Je le regarde prendre une cigarette qu’il ne fume pas longtemps.

« Bon j’aime fumer, mais ça me dégoûte. Alors je suis tout le temps en train d’allumer une cigarette et puis je la jette. Finalement la côte Amalfitaine, je n’y vais même pas pour mon bon plaisir, enfin pas que, d’accord, mais c’est loin, c’est cher, c’est difficile d’accès, il fait trop chaud, franchement je préférerais une villa à Ibiza tu vois ? Tu connais l’église de San Gennaro toute simple, plate, coiffée de tuiles, la façade jaune à peine ornée de blanc, son petit clocher dressé du côté de la mer bien sûr, le dôme au toit carrelé derrière ? Voilà ce qui se passe là sur la place devant où les enfants jouent au foot et les vieux discutent comme dans toute l’Italie nan ? ce qu’il se passe là c’est différent, je sais pas comment te dire ça. Hé mais tu sais que le miracle de San Gennaro à Naples n’a pas eu lieu cette année ?

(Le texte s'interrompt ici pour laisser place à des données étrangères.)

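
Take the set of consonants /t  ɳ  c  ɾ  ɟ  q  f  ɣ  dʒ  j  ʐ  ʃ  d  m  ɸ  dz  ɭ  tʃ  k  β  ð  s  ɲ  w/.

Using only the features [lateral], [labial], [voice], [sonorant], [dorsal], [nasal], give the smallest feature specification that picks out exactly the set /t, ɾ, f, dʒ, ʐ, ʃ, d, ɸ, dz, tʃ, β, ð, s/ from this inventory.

The class [-nasal], [-lateral], [-dorsal] has exactly /t, ɾ, f, dʒ, ʐ, ʃ, d, ɸ, dz, tʃ, β, ð, s/ as its extension in this inventory. No smaller conjunction from the listed features achieves this: [-lateral, -dorsal] alone would also admit /ɳ, m/; [-nasal, -dorsal] alone would also admit /ɭ/; [-nasal, -lateral] alone would also admit /c, ɟ, q, ɣ, …/; and checking the remaining two-feature bundles turns up none with this extension.

[-nasal, -lateral, -dorsal]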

– Tu crois que ça a un lien avec la démission annoncée du pape ? Ce qui a changé depuis Radiguet, c’est que nous vivons dans une époque d’une corruption et d’une veulerie effroyables. J’aimerais y aller au printemps, dès qu’il fera beau en fait. »

Cette lueur a éclaté à nouveau sur son visage, l’écluse s’est ouverte.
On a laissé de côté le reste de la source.